Paul told the Thessalonians more about how to identify and respond to this third kind of wolf: "The one who is unwilling to work shall not eat" (II Thess. 3:10). Habitual non-workers, in other words, who become habitual beggars, are not due habitual assistance. This is an applications of the "Tough Love" ethic - we do not help anyone by helping them remain helpless.

Perhaps the most dangerous kind of wolf, and the most difficult to protect ourselves against, is the fourth kind, the creepy kind. About 1% - 2% of the population are clinically psychopathic. These are bold, cunning, and subtly aggressive criminal offenders and sexual offenders who are in no way hindered by moral restraints. Deceptive and exploitive, psychopaths are skilled liars who fit perfectly in sheep's clothing. They are mean-spirited predators with sweet smiles on their faces.

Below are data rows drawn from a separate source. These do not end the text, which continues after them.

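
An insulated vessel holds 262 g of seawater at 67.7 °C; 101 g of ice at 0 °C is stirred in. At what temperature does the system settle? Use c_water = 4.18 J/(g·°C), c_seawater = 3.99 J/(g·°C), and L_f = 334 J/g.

T_f ≈ 25.2 °C

Setting the total heat transfer to zero:
melt ice: 101·334 = 33734; warm the meltwater: 422.18 T; seawater: 1045.4(T − 67.7)
1467.6 T = 70772 − 33734 = 37038
T ≈ 25.24 °C. Since T > 0 °C, the all-ice-melts assumption holds.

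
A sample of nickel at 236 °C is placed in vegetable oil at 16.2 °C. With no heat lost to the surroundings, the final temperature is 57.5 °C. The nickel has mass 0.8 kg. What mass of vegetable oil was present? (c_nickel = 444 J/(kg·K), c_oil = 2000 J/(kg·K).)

m ≈ 0.768 kg

|Q_nickel| = |Q_oil|:
0.8×444×(236 − 57.5) = m×2000×(57.5 − 16.2)
82600 m = 63403  ⇒  m ≈ 0.7676 kg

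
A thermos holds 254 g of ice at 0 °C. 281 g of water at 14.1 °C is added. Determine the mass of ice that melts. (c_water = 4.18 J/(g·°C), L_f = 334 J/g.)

m_melted ≈ 49.6 g

Water can give up m c ΔT = 281·4.18·14.1 = 16562 J before reaching 0 °C.
To melt every bit of ice: 254·334 = 84836 J.
That's not enough to melt it all — equilibrium is at 0 °C with ice remaining.
m_melted·334 = 16562  ⇒  m_melted ≈ 49.59 g.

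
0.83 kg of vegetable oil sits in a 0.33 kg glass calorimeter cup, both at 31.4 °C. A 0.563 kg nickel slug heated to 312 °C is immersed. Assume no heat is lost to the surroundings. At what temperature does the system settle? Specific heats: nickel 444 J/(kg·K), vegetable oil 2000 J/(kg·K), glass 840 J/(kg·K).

Energy conservation, ΣQ = 0:
0.563·444·(T − 312) + 0.83·2000·(T − 31.4) + 0.33·840·(T − 31.4) = 0
2187.2 T = 138819
T = 138819 / 2187.2 = 63.5 °C

T_f ≈ 63.5 °C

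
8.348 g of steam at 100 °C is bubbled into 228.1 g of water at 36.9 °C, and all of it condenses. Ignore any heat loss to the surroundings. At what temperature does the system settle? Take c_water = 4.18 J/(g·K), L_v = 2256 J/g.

T_f ≈ 58.2 °C

Energy conservation, ΣQ = 0:
steam→water at 100 °C releases m L_v = 8.348·2256 = 18833; condensed water 100 °C→T: 34.89(T − 100); water warms: 228.1·4.18·(T − 36.9) = 953.46(T − 36.9)
988.35 T = 18833 + 3489.5 + 35183 = 57505
T ≈ 58.18 °C, under the boiling point, so the assumption holds.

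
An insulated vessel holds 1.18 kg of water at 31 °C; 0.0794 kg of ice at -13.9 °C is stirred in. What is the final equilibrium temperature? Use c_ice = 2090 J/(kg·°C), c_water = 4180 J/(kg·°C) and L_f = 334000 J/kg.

T_f ≈ 23.6 °C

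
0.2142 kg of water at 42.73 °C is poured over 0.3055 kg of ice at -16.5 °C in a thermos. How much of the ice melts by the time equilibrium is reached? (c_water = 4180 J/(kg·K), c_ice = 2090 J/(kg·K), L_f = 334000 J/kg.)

Heat available from the water dropping to 0 °C: 0.2142·4180·42.73 = 38259 J.
Of that, 0.3055·2090·16.5 = 10535 J goes to bring the ice to 0 °C, leaving 27723 J.
Fully melting the ice requires m_ice L_f = 0.3055·334000 = 102037 J.
Since 27723 < 102037 J, not all the ice melts; equilibrium is at 0 °C.
m_melt = 27723 / L_f = 0.083 kg.

m_melted ≈ 0.083 kg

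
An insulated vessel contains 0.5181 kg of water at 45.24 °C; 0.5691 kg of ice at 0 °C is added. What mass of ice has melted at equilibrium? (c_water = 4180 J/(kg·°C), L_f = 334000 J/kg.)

Cooling the water to 0 °C releases 0.5181×4180×45.24 = 97974 J.
Melting all 0.5691 kg of ice would need 0.5691×334000 = 190079 J.
97974 J < 190079 J, so only part of the ice melts and the system sits at 0 °C.
m_melted×334000 = 97974  ⇒  m_melted ≈ 0.2933 kg.

m_melted ≈ 0.293 kg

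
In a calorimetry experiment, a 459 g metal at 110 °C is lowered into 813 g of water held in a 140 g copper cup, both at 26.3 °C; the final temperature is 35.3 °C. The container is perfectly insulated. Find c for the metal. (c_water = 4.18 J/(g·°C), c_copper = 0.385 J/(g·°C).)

c ≈ 0.906 J/(g·°C)

Energy conservation, ΣQ = 0:
459×c×(35.3 − 110) + 813×4.18×(35.3 − 26.3) + 140×0.385×(35.3 − 26.3) = 0
-34287 c = -31070
c = -31070/-34287 ≈ 0.9062 J/(g·°C)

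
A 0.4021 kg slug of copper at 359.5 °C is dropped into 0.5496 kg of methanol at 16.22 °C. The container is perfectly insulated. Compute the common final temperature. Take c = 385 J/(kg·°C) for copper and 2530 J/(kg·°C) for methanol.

T_f ≈ 50.6 °C

T_f = Σ m_i c_i T_i / Σ m_i c_i:
T_f = (154.81*359.5 + 1390.5*16.22) / (154.81 + 1390.5)
    = 78207 / 1545.3 ≈ 50.61 °C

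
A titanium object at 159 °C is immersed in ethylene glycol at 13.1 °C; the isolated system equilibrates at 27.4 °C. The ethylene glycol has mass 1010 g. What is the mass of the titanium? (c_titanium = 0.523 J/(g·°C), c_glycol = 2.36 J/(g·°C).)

m ≈ 495 g

|Q_titanium| = |Q_glycol|:
m·0.523·(159 − 27.4) = 1010·2.36·(27.4 − 13.1)
68.83 m = 34085  ⇒  m ≈ 495.2 g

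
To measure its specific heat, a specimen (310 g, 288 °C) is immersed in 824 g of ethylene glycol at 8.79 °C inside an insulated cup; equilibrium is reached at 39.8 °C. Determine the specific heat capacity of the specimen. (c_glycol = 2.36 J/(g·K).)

c ≈ 0.784 J/(g·K)

Heat lost by the specimen = heat gained by the glycol:
310·c·(288 − 39.8) = 824·2.36·(39.8 − 8.79)
76942 c = 60303  ⇒  c ≈ 0.7837 J/(g·K)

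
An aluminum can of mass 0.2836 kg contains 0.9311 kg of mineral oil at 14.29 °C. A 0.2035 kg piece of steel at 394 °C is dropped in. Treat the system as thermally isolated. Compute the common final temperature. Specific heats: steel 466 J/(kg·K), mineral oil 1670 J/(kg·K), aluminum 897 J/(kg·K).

T_f is the heat-capacity-weighted average of the initial temperatures:
T_f = (94.83×394 + 1554.9×14.29 + 254.39×14.29) / (94.83 + 1554.9 + 254.39)
    = 63219 / 1904.2 ≈ 33.20 °C

T_f ≈ 33.2 °C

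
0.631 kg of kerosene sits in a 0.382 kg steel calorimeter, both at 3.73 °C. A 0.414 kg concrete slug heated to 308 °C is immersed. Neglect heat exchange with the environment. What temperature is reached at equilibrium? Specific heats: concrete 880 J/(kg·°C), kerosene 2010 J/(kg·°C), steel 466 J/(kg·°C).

T_f ≈ 65.0 °C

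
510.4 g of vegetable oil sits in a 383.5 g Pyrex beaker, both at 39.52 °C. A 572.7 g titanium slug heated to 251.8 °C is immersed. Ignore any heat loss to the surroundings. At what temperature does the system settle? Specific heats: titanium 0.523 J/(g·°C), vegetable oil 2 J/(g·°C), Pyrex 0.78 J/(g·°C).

T_f ≈ 78.8 °C

Net heat exchanged in the isolated system is zero:
572.7·0.523·(T − 251.8) + 510.4·2·(T − 39.52) + 383.5·0.78·(T − 39.52) = 0
299.52(T − 251.8) + 1020.8(T − 39.52) + 299.13(T − 39.52) = 0
1619.5 T = 127583
T ≈ 78.78 °C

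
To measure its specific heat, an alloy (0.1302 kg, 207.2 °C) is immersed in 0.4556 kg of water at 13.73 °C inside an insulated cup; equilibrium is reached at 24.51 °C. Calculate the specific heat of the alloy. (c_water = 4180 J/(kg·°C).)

Heat lost by the alloy = heat gained by the water:
0.1302·c·(207.2 − 24.51) = 0.4556·4180·(24.51 − 13.73)
23.79 c = 20530  ⇒  c ≈ 863.1 J/(kg·°C)

c ≈ 863 J/(kg·°C)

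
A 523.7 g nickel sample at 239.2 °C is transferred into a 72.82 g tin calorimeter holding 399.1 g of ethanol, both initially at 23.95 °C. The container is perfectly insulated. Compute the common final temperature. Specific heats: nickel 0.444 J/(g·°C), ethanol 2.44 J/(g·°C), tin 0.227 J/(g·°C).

T_f ≈ 64.9 °C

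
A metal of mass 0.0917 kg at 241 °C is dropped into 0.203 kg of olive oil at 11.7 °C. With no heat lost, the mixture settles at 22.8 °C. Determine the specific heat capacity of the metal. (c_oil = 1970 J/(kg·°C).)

Heat gained plus heat lost sum to zero:
0.0917·c·(22.8 − 241) + 0.203·1970·(22.8 − 11.7) = 0
-20.01 c = -4439
c = -4439/-20.01 ≈ 221.9 J/(kg·°C)

c ≈ 222 J/(kg·°C)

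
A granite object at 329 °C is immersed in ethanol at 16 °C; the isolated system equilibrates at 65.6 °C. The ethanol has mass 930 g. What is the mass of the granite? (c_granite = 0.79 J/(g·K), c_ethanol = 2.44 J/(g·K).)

m ≈ 541 g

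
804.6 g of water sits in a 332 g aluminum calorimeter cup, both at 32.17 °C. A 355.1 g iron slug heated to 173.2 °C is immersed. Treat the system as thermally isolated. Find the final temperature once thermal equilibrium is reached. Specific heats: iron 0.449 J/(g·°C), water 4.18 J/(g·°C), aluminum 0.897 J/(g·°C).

Taking heat into each body as positive, Σ m c ΔT = 0:
355.1*0.449*(T − 173.2) + 804.6*4.18*(T − 32.17) + 332*0.897*(T − 32.17) = 0
159.44(T − 173.2) + 3363.2(T − 32.17) + 297.8(T − 32.17) = 0
3820.5 T = 145390
T = 145390/3820.5 ≈ 38.06 °C

T_f ≈ 38.1 °C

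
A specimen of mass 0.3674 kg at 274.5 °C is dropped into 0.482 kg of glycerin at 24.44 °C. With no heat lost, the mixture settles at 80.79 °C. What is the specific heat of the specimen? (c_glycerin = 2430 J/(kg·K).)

c ≈ 927 J/(kg·K)

Heat lost by the specimen = heat gained by the glycerin:
0.3674×c×(274.5 − 80.79) = 0.482×2430×(80.79 − 24.44)
71.17 c = 66001  ⇒  c ≈ 927.4 J/(kg·K)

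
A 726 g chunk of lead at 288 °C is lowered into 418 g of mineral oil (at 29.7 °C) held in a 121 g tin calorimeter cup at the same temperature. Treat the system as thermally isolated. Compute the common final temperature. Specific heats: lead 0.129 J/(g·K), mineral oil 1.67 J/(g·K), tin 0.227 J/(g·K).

With ΣQ=0 the equilibrium temperature is the m·c-weighted mean:
T_f = (93.65*288 + 698.06*29.7 + 27.47*29.7) / (93.65 + 698.06 + 27.47)
    = 48521 / 819.18 ≈ 59.23 °C

T_f ≈ 59.2 °C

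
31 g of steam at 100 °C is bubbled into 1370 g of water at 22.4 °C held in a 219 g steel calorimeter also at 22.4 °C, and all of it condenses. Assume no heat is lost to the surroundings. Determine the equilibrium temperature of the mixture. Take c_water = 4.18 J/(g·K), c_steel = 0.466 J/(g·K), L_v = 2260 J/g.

Setting the total heat transfer to zero:
condense steam: −31·2260 = −70060
  condensate cools 100→T: 31·4.18·(T − 100) = 129.58(T − 100)
  water warms: 1370·4.18·(T − 22.4) = 5726.6(T − 22.4)
  steel cup: 219·0.466·(T − 22.4) = 102.05(T − 22.4)
5958.2 T = 70060 + 12958 + 130562 = 213580
T ≈ 35.85 °C, under the boiling point, so the assumption holds.

T_f ≈ 35.8 °C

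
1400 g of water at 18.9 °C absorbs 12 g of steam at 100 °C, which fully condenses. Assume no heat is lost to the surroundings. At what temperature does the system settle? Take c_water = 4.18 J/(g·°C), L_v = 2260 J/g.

T_f ≈ 24.2 °C

Net heat exchanged in the isolated system is zero:
steam→water at 100 °C releases m L_v = 12·2260 = 27120; condensate cools 100→T: 12·4.18·(T − 100) = 50.16(T − 100); water warms: 1400·4.18·(T − 18.9) = 5852(T − 18.9)
5902.2 T = 27120 + 5016 + 110603 = 142739
T ≈ 24.18 °C — below 100 °C, confirming all the steam condensed.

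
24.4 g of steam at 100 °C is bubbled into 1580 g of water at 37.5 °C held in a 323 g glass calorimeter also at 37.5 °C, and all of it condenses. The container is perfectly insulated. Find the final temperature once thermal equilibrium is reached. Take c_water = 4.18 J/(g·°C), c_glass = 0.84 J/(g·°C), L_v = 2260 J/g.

Taking heat into each body as positive, Σ m c ΔT = 0:
condense steam: −24.4×2260 = −55144
  condensed water 100 °C→T: 101.99(T − 100)
  original water: 6604.4(T − 37.5)
  glass cup: 323×0.84×(T − 37.5) = 271.32(T − 37.5)
6977.7 T = 55144 + 10199 + 257839 = 323183
T ≈ 46.32 °C, under the boiling point, so the assumption holds.

T_f ≈ 46.3 °C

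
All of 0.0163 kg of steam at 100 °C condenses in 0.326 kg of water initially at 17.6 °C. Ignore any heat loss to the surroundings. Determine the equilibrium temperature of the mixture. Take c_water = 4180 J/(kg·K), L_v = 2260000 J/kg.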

How can churches and Christians guard against criminal offenders and sexual offenders? Somehow, perfectly capable decision-makers lose their powers of critical thinking when they put on their church clothes. This extreme naiveté is not necessary. Jesus said, "I am sending you out as sheep in the midst of wolves, so be wise as serpents and innocent as doves" (Mt. 10:16).

At least half of out thinking, then, should be characterized by the counter-cunning intuition of snakes. This seasoned intuition alerts us about who should not date our teen-age daughter and who should not be allowed access to our elementary-age children. Being "wise as serpents" means that "no" is just as Christian as "yes."

Conclusion

In a perfect world, there would be no need to think about wolves in sheep's clothing. In "this present evil world" (Gal. 1:4), however, ravenous wolves are a real threat. Living in this world, Christians and churches must act accordingly. Neither individual Christians nor congregations of Christians are required to be victims.